Of course, it's far from clear that Moe or any of his fellow travelers have the slightest clue what a Saskatchewan identity would look like other than to be a fully-owned subsidiary of the Alberta conservative movement. But we should be both reassured by the fact that our fellow citizens aren't taking the bait no matter how much of a noise machine is dedicated to pitching it - and outraged that our government is so bent on a cause which is so obviously out of touch with what's important to the province's actual people. 

Monday Morning Links

Miscellaneous material to start your week.

- Stephanie Desmon interviews Ziyad Al-Aly about the danger COVID-19 poses for the heart - even for people with mild cases which have otherwise seemingly run their course.
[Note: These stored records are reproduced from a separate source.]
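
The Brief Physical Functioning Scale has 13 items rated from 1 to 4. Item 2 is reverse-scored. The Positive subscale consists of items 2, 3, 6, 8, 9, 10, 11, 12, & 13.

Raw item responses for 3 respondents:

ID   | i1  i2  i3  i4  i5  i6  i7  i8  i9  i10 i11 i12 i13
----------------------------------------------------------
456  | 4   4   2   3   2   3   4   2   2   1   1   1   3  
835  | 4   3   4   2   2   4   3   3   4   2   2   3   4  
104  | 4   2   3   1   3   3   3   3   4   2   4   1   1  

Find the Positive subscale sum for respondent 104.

Respondent 104 raw: 4, 2, 3, 1, 3, 3, 3, 3, 4, 2, 4, 1, 1.
Positive items: 2, 3, 6, 8, 9, 10, 11, 12, 13.
Reverse-coded (reversed = (1+4) − raw = 5 − raw):
  item 2: 5 − 2 = 3
  item 3: 3
  item 6: 3
  item 8: 3
  item 9: 4
  item 10: 2
  item 11: 4
  item 12: 1
  item 13: 1
Sum = 3 + 3 + 3 + 3 + 4 + 2 + 4 + 1 + 1 = 24

24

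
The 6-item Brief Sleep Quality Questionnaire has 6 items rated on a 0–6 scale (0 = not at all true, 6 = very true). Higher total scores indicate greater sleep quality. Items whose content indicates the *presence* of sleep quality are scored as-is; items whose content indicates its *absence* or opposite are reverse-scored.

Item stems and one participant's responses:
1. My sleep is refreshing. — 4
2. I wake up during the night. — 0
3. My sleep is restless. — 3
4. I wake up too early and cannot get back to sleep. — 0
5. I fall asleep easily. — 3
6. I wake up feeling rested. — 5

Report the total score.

Items 2, 3, 4 describe the absence/opposite of sleep quality → reverse-score.
reverse-coded value = 6 − response.
  item 1: 4
  item 2: 6 − 0 = 6
  item 3: 6 − 3 = 3
  item 4: 6 − 0 = 6
  item 5: 3
  item 6: 5
Total = 4 + 6 + 3 + 6 + 3 + 5 = 27

27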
Megan Ogilvie, May Warren and Kenyon Wallace report on new research showing the avoidable risk that unvaccinated people create for people who have had their . And Justin Chandler talks to three Ontario medical officers of health about the need for masks - with all recognizing the continued importance of wearing masks even if their political circumstances have made orders difficult to pursue. 

- In the context of Elon Musk's imminent takeover of Twitter in the name of "free speech", Robert Reich warns that any talk of freedom by billionaires (or their media mouthpieces) inevitably means they're looking for a way to exert even more control through their wealth. And Alex Pareene writes that the alt-right is dedicated to trying to undermine the very idea of journalism in the sense of discovering and reporting truth - particularly as that tends to prove inconvenient for the movement's funders looking to protect wealth gathered through exploitative means. 

- Meanwhile, David Moscrop writes that progressives can't afford to cede the notion of populism to the fascists using it to posture as defenders of the working class.  

- Andrew Jackson discusses the damage done by decades of neoliberalism while reviewing Gary Gerstle's The Rise and Fall of the Neoliberal Order

- Finally, Jen St. Denis rightly asks why we aren't building affordable homes when that would require nothing more than following the precedent set in the 1970s. And Chris Ballard questions why the Ford PCs are going out of their way to make Ontario homes less energy-efficient. 

Sunday, April 24, 2022

Sunday Afternoon Links

This and that for your Sunday reading.

- Adam Miller discusses new research showing nearly half of Canadians have already caught COVID-19 at least once, while Charlie Smith offers a list of proclamations which also serve as reasons why we shouldn't allowing it to spread further. But Michael Lee reports on Peter Juni's warning that yet another new wave this fall is nearly inevitable in Ontario. Will Stone and Maria Godoy highlight why it's still wise to mask on public transport even when it's no longer required, while Jamie Ducharme writes that one-way masking is still far better than nothing (even if it falls well short of evidence-based public health protections). And Beeke Tappe et al. find that yet another side effect of COVID is its making the body more vulnerable to pathogenic molds.

- Harriet Mercer discusses the importance of the IPCC's acknowledgment that colonialism is linked to the climate crisis. And Mark Omara et al. examine how a small number of low production oil and gas wells are producing a massive proportion of the U.S.' fugitive methane emissions. 

- Jacques Gallant queries why the federal Libs are dragging their feet on decriminalizing drug use in order to rein in the devastating crisis of drug poisonings. And Zak Vescera reports on the medical students and other community members fighting for safe consumption sites in Saskatchewan - even as the Moe government makes clear it has no interest in saving lives.

- Finally, Umair Haque rightly coins the term "greedflation" to describe how corporations are exacerbating inflation in order to profiteer at the expense of people who can't afford their price increases. And Arwa Mahdawi discusses how the wealthiest few aren't just richer than they used to be, but also far more self-absorbed in how they accumulate and use their obscene fortunes.